CASIA OpenIR > 毕业生 > 博士学位论文

	面向服务机器人的交互意图理解与跟踪控制方法研究
	李康
	2019-05-23
页数	118
学位类型	博士
中文摘要	随着人工智能、机器人技术的迅猛发展，人们对于服务机器人的期待越来越高，服务机器人开始进入我们的日常生活，机器人与人的交互技术成为学术界和企业界关注的热点。对于服务机器人而言，自然高效地与人交互是提供服务最关键的能力，它不仅体现在准确感知用户传达的信息和理解用户的交互意图，还要求能合理响应用户并作出智能的行为决策。近年来，人机交互技术取得了一些成果，在机器人理解用户的交互意图方面，很多核心算法都源于模式识别，但直接迁移到服务机器人交互应用中存在各种问题，适合于服务机器人的用户交互意图推断和理解方法研究仍然任重道远；在服务机器人行为决策方面，不同服务内容面临着不同的技术挑战，现有机器人还远未达到自主适应各种场合的智能水平。因此，研究面向服务机器人的人机交互技术，以进一步提高服务机器人的智能性和灵活性，对于推动服务机器人在实际生活中的普及和使用，具有重要的理论意义和应用价值。本文针对面向服务机器人的用户交互意图理解和行为决策中的目标跟踪控制方法开展研究，主要工作总结如下：首先，研究了交互开始前机器人对用户有没有交互意图的推断问题。
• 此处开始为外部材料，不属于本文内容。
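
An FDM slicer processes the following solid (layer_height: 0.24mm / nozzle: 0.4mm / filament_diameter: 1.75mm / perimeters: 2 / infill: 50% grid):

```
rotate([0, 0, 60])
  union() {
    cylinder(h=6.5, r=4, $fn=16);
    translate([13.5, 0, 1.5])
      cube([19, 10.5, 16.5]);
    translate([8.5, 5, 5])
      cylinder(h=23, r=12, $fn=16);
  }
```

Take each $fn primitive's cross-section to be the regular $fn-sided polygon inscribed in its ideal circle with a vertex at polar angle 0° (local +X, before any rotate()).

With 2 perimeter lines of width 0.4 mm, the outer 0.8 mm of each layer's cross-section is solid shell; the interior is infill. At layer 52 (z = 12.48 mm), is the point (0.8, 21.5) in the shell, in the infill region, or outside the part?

At z = 12.48 mm: the cylinder does not reach this height (z outside [0, 6.5]); the 19×10.5 cube at (13.5, 0) contributes its full rectangle; the r=12 cylinder at (8.5, 5) gives a regular 16-gon of circumradius 12 (constant along its height); Combining (union): the regions partially overlap (shared area 67.77 mm²), so overlapping operands fuse into one piece — 1 connected region; (whole slice rotated 60° about Z — lengths, areas and connectivity unchanged). Overall, the cross-section is a single solid region. Undo the 60° rotation: the query point maps to (19.020, 10.057) in the un-rotated model frame. The nearest boundary edge runs (18.98, 10.50)→(32.50, 10.50); distance from the point to it = 0.44 mm. The point is inside the cross-section, 0.44 mm from the nearest boundary — within the 0.8 mm shell band (2 × 0.4).

shell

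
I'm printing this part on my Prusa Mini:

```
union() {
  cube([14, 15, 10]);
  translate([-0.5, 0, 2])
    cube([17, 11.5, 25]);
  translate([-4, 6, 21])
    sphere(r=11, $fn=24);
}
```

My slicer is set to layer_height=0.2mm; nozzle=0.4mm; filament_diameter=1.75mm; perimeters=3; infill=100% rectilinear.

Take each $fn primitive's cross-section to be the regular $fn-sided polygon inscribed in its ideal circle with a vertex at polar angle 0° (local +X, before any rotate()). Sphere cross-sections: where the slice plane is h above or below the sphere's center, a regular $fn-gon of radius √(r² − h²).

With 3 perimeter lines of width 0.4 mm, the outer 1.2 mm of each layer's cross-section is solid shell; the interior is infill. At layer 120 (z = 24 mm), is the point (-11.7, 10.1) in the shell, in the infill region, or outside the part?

At z = 24 mm: the cube is absent (z outside [0, 10]); the cube at (-0.5, 0) is present — its section is the full 17×11.5 rectangle; the r=11 sphere at (-4, 6) contributes a regular 24-gon of circumradius √(11²−3²) = 10.583; Taking the union: the regions partially overlap (shared area 74.42 mm²), so overlapping operands fuse into one piece — 1 connected region. Overall, the cross-section is a single solid region. The nearest boundary edge runs (-14.22, 8.74)→(-13.17, 11.29); distance from the point to it = 1.81 mm. The point is inside the cross-section and 1.81 mm from the nearest boundary — more than the 1.2 mm shell width (3 × 0.4), so it's in the infill interior.

infill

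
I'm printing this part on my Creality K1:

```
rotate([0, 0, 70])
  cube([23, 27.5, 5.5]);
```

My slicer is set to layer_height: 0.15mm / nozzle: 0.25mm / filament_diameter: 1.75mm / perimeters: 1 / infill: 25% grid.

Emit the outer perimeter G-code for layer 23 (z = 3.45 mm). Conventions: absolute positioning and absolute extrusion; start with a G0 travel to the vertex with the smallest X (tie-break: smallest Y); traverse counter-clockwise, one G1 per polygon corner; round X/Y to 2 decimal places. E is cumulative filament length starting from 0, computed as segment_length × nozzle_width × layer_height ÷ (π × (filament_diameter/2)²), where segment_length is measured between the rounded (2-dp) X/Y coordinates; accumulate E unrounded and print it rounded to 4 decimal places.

At z = 3.45 mm: the cube (footprint 23×27.5) is included at this height; (whole slice rotated 70° about Z — lengths, areas and connectivity unchanged). The outline is a single polygon with 4 vertices. Extrusion per mm of travel: 0.25 × 0.15 / (π × 0.875²) = 0.015591. Accumulating E over each segment gives final E = 1.5747.

G0 X-25.84 Y9.41 Z3.45
G1 X0.00 Y0.00 E0.4287
G1 X7.87 Y21.61 E0.7873
G1 X-17.98 Y31.02 E1.2162
G1 X-25.84 Y9.41 E1.5747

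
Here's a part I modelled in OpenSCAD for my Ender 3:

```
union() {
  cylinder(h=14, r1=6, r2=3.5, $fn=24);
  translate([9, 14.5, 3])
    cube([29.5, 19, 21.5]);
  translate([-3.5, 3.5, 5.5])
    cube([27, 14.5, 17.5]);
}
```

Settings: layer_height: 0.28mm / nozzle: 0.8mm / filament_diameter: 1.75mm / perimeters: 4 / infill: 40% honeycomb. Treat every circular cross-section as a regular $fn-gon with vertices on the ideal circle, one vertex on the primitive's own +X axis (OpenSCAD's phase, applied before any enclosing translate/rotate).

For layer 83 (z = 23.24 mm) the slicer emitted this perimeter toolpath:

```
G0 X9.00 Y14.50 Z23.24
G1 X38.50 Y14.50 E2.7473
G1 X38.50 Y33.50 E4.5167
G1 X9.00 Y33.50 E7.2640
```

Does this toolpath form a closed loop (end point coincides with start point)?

no

Start point (G0): (9.00, 14.50). End point (last G1): the path does not return to the start — open.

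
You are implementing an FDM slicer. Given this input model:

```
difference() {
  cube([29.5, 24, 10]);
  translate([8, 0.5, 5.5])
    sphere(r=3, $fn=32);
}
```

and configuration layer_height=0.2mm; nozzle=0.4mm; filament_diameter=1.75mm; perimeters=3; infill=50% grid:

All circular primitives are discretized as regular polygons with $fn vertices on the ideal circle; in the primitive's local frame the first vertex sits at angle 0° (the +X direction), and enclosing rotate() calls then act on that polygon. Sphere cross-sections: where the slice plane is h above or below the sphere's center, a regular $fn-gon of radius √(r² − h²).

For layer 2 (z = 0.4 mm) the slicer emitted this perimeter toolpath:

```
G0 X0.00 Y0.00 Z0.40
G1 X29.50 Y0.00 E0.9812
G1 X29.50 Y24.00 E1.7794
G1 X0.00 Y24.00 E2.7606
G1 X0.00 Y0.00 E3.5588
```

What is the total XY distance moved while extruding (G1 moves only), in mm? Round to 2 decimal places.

Sum the Euclidean lengths of each G1 segment: total = 107.00 mm.

107.00 mm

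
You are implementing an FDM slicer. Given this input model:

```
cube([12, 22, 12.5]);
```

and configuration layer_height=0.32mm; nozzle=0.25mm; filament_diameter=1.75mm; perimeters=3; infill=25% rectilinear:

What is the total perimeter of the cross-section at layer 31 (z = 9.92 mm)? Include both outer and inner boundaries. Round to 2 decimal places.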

模仿人类主动交互的对象选择方式，提出了一种基于双模信息分析的交互对象选择方法，实现了机器人主动感知并选择想要交互的对象，改变了传统机器人被动等待用户呼唤的方式。该方法抽象了人类选择交互对象的模型，采用视觉和激光两种模态信息实现了机器人360度范围的行人感知，提出了一种基于仿人交互意图特征和随机森林回归模型(Humanoid Interaction Intention Feature and Random Forest Regression Model, HIIF-RFRM)的意图推断方法，设计了交互意图推断优先级规则，最终通过日常生活中多人场景下交互开始前的交互对象选择实验验证了所提方法的有效性。第二，研究了交互过程中机器人对用户肢体交互意图的理解问题。针对传统肢体运动识别算法直接迁移到机器人肢体交互应用中的模型输入提取以及交互中断的问题，提出了一种基于双向长短时记忆网络和仿人决策任务中断(Bidirectional Long-Short-Term Memory networks and Humanoid Decision-making Task Interruption, BLSTM-HDTI)的肢体交互意图理解方法。该方法设计了一种基于3D人体骨骼点信息的交互起止端检测方法，实现了快速开启和中断交互的功能。设计了具有肢体空域关系的骨骼连通向量作为模型输入，搭建了具有肢体运动时序分析能力的三层BLSTM网络，识别用户的肢体交互意图。模拟人类智能决策任务中断的方式，在设计的肢体交互接口中加入了中断功能。最终通过肢体交互中断实验验证了所提方法的有效性。第三，研究了服务机器人交互行为决策中的目标跟踪问题。提出了一种基于双模型融合的目标跟踪控制方法。该方法首先改进传统时空上下文追踪器，构建了中层特征时空上下文(Middle-level Feature Spatio-Temporal Context, MFSTC)模型，以提升光照和表观变化时的目标定位精度。然后设计了融合机制，融合了三维均值漂移(Mean-Shift based on 3D information, MS3D)模型，以改善形变和遮挡情形下的目标跟踪效果，充分发挥了两种目标追踪模型的优势。此外，设计了基于视觉伺服的目标跟踪控制器，实现了机器人对用户的安全稳定跟踪。最终通过与代表性方法在最新的RGB-D数据集上的对比实验以及多种真实场景下的用户跟踪实验验证了所提方法的有效性。第四，设计并开发了一套自然高效的人与服务机器人交互系统。该系统包括了两种交互模式：正常人与机器人的肢体交互模式以及残障人与机器人的眼动交互模式。基于本文提出的交互对象选择、肢体意图理解和目标跟踪控制方法，结合设计的机器人肢体交互回应方式，实现了正常人与服务机器人的肢体交互模式。考虑有生理功能障碍的人不方便肢体交互，设计了基于眼动意图理解和机器人避障及抓取决策的眼动交互模式，提出了一套基于eTracker注视区域追踪模型的眼动交互方案，实现了模型输入自动获取和眨眼预处理、eTracker注视区域追踪分析以及两种眼动交互接口。最终通过真实场景下人与机器人的两种模式交互实验验证了交互系统的有效性。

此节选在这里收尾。